So Shields predicts an increasing shift toward fee-based compensation from commission-based compensation. "The DOL fiduciary rule clearly favors fee-based compensation," he says, "and there will likely be an increase in the number of financial advisors who become investment-advisor representatives using no-load or low-load variable annuity products to avoid the complexity of using the Best Interest Contract Exemption."

Indeed, in February LPL chairman and chief executive Mark Casady announced that he expects a move to fee-based VAs as a result of the DOL rule. Reportedly, LPL will also continue to lower minimums on certain accounts -- some to as low as $5,000 -- for clients who can't afford fee-based accounts. Neither Casady nor another LPL spokesperson was available for comment by deadline time.

Casady also reportedly said that LPL is receiving an influx of advisors who seek to leave independent broker-dealers as a result of the DOL rule. The reason: Independent firms could be especially vulnerable to the new standard's harsh, critical eye because of their exposure to commission-based VAs.

"We've been preparing for a shift to fee-based annuity options for a number of years," says Ethan Young, director of annuity and insurance research at Commonwealth Financial Network, in Waltham Mass. "I don't see a huge impact to our advisors."

Price Wars Likely
Still, another potential fallout is a shift in favor of fixed annuities, which many -- but not all -- observers expect will remain exempt from the fiduciary standard. "I would anticipate there will be a greater focus on fixed annuities," says Billy Lanter, a fiduciary investment advisor at Unified Trust Company in Lexington, Ky. "Any time there’s a shift in regulation or compensation, there is also a shift in product sales."

Price wars also seem a likely possibility, he says. "With full fee disclosure, I would expect to see more competitive pricing between variable annuity issuers, which may ultimately lead to some fee compression," explains Lanter. "You may see pricing broken down into more riders/options that can be chosen while offering a lower cost for the 'basic' product."

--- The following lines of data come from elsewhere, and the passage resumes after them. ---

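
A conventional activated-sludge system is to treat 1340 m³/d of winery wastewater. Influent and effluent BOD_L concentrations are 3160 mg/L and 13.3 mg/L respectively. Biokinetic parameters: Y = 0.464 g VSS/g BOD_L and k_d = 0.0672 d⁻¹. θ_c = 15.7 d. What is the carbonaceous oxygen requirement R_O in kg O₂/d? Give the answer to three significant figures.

R_O ≈ 2860 kg O₂/d

The observed yield is Y_obs = Y/(1 + k_d·θ_c) = 0.464 / (1 + 0.0672 × 15.7) = 0.464 / 2.055 = 0.2258 g VSS per g BOD_L removed.
Mass of BOD_L removed per day: Q(S₀ − S) = 1340 × 3147 g/m³ = 4217 kg/d.
Biomass synthesised: P_X = Y_obs × 4217 = 952.0 kg VSS/d.
R_O = Q·ΔS − 1.42 P_X = 4217 − 1352 = 2865 kg O₂/d.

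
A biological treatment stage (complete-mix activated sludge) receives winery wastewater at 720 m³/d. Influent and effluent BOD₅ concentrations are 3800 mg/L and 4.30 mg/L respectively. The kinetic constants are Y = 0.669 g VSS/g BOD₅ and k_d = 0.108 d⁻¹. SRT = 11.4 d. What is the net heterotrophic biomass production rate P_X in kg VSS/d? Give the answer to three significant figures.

P_X ≈ 819 kg VSS/d

The observed yield is Y_obs = Y/(1 + k_d·θ_c) = 0.669 / (1 + 0.108 × 11.4) = 0.669 / 2.231 = 0.2998 g VSS per g BOD₅ removed.
Q·(S₀ − S) = 720 × (3800 − 4.30) × 10⁻³ = 2733 kg/d removed.
Biomass produced: P_X = Y_obs·Q·ΔS = 0.2998 × 2733 ≈ 819.4 kg VSS/d.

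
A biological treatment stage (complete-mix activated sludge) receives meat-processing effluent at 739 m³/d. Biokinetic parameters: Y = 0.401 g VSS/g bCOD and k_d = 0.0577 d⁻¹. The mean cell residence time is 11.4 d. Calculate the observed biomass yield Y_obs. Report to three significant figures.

The observed yield is Y_obs = Y/(1 + k_d·θ_c) = 0.401 / (1 + 0.0577 × 11.4) = 0.401 / 1.658 = 0.2419 g VSS per g bCOD removed.

Y_obs ≈ 0.242 g VSS/g bCOD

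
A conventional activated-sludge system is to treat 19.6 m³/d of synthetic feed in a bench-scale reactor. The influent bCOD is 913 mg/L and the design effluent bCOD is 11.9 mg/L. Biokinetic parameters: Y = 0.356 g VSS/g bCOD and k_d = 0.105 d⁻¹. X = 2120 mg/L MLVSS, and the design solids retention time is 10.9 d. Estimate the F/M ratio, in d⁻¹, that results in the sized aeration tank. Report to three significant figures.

F/M ≈ 0.560 d⁻¹

Steady-state biomass mass balance: V·X·(1 + k_d·θ_c) = Y·Q·(S₀ − S)·θ_c, so V = 0.356 × 19.6 × (913 − 11.9) × 10.9 / [2120 × (1 + 0.105 × 10.9)] = 6.85×10^4 / 4546 = 15.07 m³.
F/M = Q·S₀ / (V·X) = 19.6 × 913 / (15.07 × 2120) = 0.5599 g bCOD·(g VSS·d)⁻¹.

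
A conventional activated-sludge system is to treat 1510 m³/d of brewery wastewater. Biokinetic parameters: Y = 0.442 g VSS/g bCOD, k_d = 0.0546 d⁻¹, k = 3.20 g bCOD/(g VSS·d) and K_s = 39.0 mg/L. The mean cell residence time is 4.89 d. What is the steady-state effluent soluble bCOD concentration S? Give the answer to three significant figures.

S ≈ 8.75 mg/L

Effluent substrate depends only on kinetics and SRT: S = K_s(1 + k_d θ_c) / [θ_c(Yk − k_d) − 1] = 39.0 × (1 + 0.0546 × 4.89) / [4.89 × (0.442 × 3.20 − 0.0546) − 1] = 49.41 / 5.649 = 8.747 mg/L.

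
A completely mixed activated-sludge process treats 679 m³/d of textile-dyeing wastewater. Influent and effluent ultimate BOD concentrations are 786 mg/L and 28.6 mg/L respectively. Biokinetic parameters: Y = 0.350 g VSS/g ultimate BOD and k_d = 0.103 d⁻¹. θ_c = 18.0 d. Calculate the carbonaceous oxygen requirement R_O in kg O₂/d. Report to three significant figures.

R_O ≈ 425 kg O₂/d

The observed yield is Y_obs = Y/(1 + k_d·θ_c) = 0.350 / (1 + 0.103 × 18.0) = 0.350 / 2.854 = 0.1226 g VSS per g ultimate BOD removed.
Mass of ultimate BOD removed per day: Q(S₀ − S) = 679 × 757.4 g/m³ = 514.3 kg/d.
Net sludge production P_X = 0.1226 × 514.3 = 63.07 kg VSS/d.
Carbonaceous O₂ demand = substrate oxidised − cell-mass equivalent = 514.3 − 1.42 × 63.07 = 424.7 kg O₂/d.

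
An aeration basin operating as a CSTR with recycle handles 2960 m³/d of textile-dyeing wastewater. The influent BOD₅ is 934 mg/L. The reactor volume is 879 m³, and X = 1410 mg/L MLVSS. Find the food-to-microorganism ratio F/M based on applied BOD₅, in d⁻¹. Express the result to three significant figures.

F/M = Q·S₀ / (V·X) = 2960 × 934 / (879.0 × 1410) = 2.231 g BOD₅·(g VSS·d)⁻¹.

F/M ≈ 2.23 d⁻¹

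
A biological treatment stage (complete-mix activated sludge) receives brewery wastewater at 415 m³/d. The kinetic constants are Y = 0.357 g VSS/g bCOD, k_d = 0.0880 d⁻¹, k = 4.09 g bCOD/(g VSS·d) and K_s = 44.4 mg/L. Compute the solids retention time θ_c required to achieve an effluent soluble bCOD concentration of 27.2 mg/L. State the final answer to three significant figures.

θ_c ≈ 2.14 d

Specific growth rate at S = 27.2 mg/L: μ = YkS/(K_s+S) = 0.357·4.09·27.2/(44.4+27.2) = 0.5547 d⁻¹.
Then 1/θ_c = μ − k_d = 0.5547 − 0.0880 = 0.4667 d⁻¹, giving θ_c = 2.143 d.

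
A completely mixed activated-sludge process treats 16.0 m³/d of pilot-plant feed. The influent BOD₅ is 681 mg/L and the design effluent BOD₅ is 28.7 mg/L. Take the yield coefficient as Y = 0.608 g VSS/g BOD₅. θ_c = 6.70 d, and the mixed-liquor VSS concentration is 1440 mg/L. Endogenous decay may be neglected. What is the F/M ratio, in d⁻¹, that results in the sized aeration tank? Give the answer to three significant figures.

V·X = Y·Q·ΔS·θ_c gives V = 0.608 × 16.0 × (681 − 28.7) × 6.70 / 1440 = 29.52 m³.
F/M = Q·S₀ / (V·X) = 16.0 × 681 / (29.52 × 1440) = 0.2563 g BOD₅·(g VSS·d)⁻¹.

F/M ≈ 0.256 d⁻¹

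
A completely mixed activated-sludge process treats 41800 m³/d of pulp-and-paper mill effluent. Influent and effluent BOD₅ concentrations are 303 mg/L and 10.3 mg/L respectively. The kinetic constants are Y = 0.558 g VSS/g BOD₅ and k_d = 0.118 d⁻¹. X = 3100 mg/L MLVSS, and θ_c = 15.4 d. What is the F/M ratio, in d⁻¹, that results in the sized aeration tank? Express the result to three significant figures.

F/M ≈ 0.339 d⁻¹

Rearranging the biomass balance for a CMAS with decay, V = Y·Q·ΔS·θ_c / [X·(1+k_d θ_c)] = 0.558 × 41800 × (303 − 10.3) × 15.4 / [3100 × (1 + 0.118 × 15.4)] = 1.05×10^8 / 8733 = 12039 m³.
F/M = Q·S₀ / (V·X) = 41800 × 303 / (12039 × 3100) = 0.3394 g BOD₅·(g VSS·d)⁻¹.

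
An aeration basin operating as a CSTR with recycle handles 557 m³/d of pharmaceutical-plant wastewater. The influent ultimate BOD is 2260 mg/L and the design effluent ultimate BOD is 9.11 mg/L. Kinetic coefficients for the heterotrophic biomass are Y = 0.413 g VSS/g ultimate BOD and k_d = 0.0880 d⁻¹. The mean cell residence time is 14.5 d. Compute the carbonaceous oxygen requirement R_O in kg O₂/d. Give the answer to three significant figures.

Observed yield with endogenous decay: Y_obs = Y / (1 + k_d·θ_c) = 0.413 / (1 + 0.0880 × 14.5) = 0.413 / 2.276 = 0.1815 g VSS/g ultimate BOD.
Mass of ultimate BOD removed per day: Q(S₀ − S) = 557 × 2251 g/m³ = 1254 kg/d.
Biomass synthesised: P_X = Y_obs × 1254 = 227.5 kg VSS/d.
Carbonaceous O₂ demand = substrate oxidised − cell-mass equivalent = 1254 − 1.42 × 227.5 = 930.7 kg O₂/d.

R_O ≈ 931 kg O₂/d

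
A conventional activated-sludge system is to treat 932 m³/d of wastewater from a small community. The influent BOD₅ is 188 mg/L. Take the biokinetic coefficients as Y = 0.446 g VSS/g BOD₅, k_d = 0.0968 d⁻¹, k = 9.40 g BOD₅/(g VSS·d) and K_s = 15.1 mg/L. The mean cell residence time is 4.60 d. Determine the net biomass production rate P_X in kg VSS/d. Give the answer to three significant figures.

From the Monod/SRT balance for a CMAS, S = K_s·(1+k_d θ_c)/[θ_c·(Y k − k_d) − 1] = 15.1 × (1 + 0.0968 × 4.60) / [4.60 × (0.446 × 9.40 − 0.0968) − 1] = 21.82 / 17.84 = 1.223 mg/L.
Y_obs = Y / (1 + k_d θ_c) = 0.446 / (1 + 0.0968 × 4.60) = 0.446 / 1.445 = 0.3086.
Substrate removed = Q·(S₀ − S) = 932 m³/d × (188 − 1.22) g/m³ = 1.74×10^5 g/d = 174.1 kg/d.
P_X = Y_obs · Q(S₀ − S) = 0.3086 × 174.1 = 53.72 kg VSS/d.

P_X ≈ 53.7 kg VSS/d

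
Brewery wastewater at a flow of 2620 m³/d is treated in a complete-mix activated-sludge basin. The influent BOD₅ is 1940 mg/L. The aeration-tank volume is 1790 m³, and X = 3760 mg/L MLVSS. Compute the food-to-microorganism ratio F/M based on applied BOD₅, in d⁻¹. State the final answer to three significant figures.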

But to what extent do these developments actually serve client's best interests?  "Typically, the recommendation to use fixed versus variable annuities comes down to the investment strategy that is right for the client, and fixed annuities do not provide the same investment solutions as the variable products," notes Shields, at Navigant. "So the implications of recommending a fixed annuity simply to avoid the disclosure requirements and commitments of the fiduciary rule should be carefully considered and discussed with compliance and legal counsel."

In other words, if VAs end up under a tougher standard, that doesn't mean they aren't the right product for certain clients. "I recommend a lot of VAs, particularly for clients looking for income and as part of their fixed-income space," says Michael Rosenberg, a managing partner at Livingston, N.J.-based Diversified Investment Strategies. The higher cost for these products may be justified to satisfy a specific need, such as the peace of mind of a guaranteed future income. "I explain thoroughly to clients the costs and fees associated, [and] the client must sign off his or her understanding," he says.

Yet Rosenberg acknowledges there are some bad apples.  "Unfortunately, I believe a few advisors sell high-cost products without explanation, or do not have the client's goals and objectives in mind," he says. "Savvy advisors who follow the Golden Rule of doing right by their clients will be fine [under the new regulations]."

In any case, Raymond James' Stolz suggests such a division may be short-lived.  "I just don’t see how we can tell our clients that we can work with them under one standard for Variable Annuities, but have a lower standard for all of the other types of annuities," he says.